I remember as a child the effect midweek Lenten devotional services had on me. First of all it seemed very strange that we would get dressed and go to church in the evenings. I knew we did that on Christmas Eve but going to church at night other than that was strange to me.  The darkness outside, the dim light in the churches, the dolorus and sometimes downright depressing music impressed upon my mind that something special was going on here.  Very early on the striking image of the rooster crowing and Jesus looking at Peter in the courtyard and running out weeping has moved me.

Growing up in a mainly Roman Catholic town, so Catholic that we had one large church for the Latino population and another large church for the mainly Bohemian/Irish congregation and even a convent with a real nuns, and a parochial school, Lent became a time of great conversation and anticipation. Walking home after school with my Catholic friends, seeing the smudges on their foreheads on Ash Wednesday (which my pastor did not observe) and the conversations about what would be sacrificed for Lent were illuminating. The usual suspects of spinach and broccoli being given up were always mentioned but there were very serious people who actually did give up meat for the 40 days of Lent. Some of my friends gave up bubblegum and chocolate and I remember offering to give up my Christmas Lutefisk for next year but was informed that future sacrifices did not apply.
My mother enjoyed the special devotion services on Wednesday evenings during Lent even though my father probably missed half of them because of his shift work. She liked the peace and quiet, and the hymns like “Come to Calvary’s Holy Mountain” and “Alas and Did My Savior Bleed”.

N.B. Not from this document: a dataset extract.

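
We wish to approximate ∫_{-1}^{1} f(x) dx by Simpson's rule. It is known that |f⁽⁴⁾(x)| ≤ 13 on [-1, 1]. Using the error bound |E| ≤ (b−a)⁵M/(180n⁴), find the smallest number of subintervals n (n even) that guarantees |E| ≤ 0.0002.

Need 416/(180n⁴) ≤ 0.0002.
n⁴ ≥ 416/(180·0.0002) = 11555.6 ⇒ n ≥ 10.3681, so the smallest even n is 12. (n must be even for Simpson's rule.)

12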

These were quiet contemplative times in the midst of the busyness of raising two boys and working full-time. The Lenten devotional was not something to be avoided but it was actually looked forward to.  Someone, and I can’t remember who, made the statement that most people he knows have given up Lent for Lent.  He went on to say but most people are simply too busy for Lent and they almost immediately forget the Ash Wednesday observation that “you are dust and to dust you shall return”. In this world he said, “you may be too busy for Lenten devotional exercises, but you’re never too busy to die”.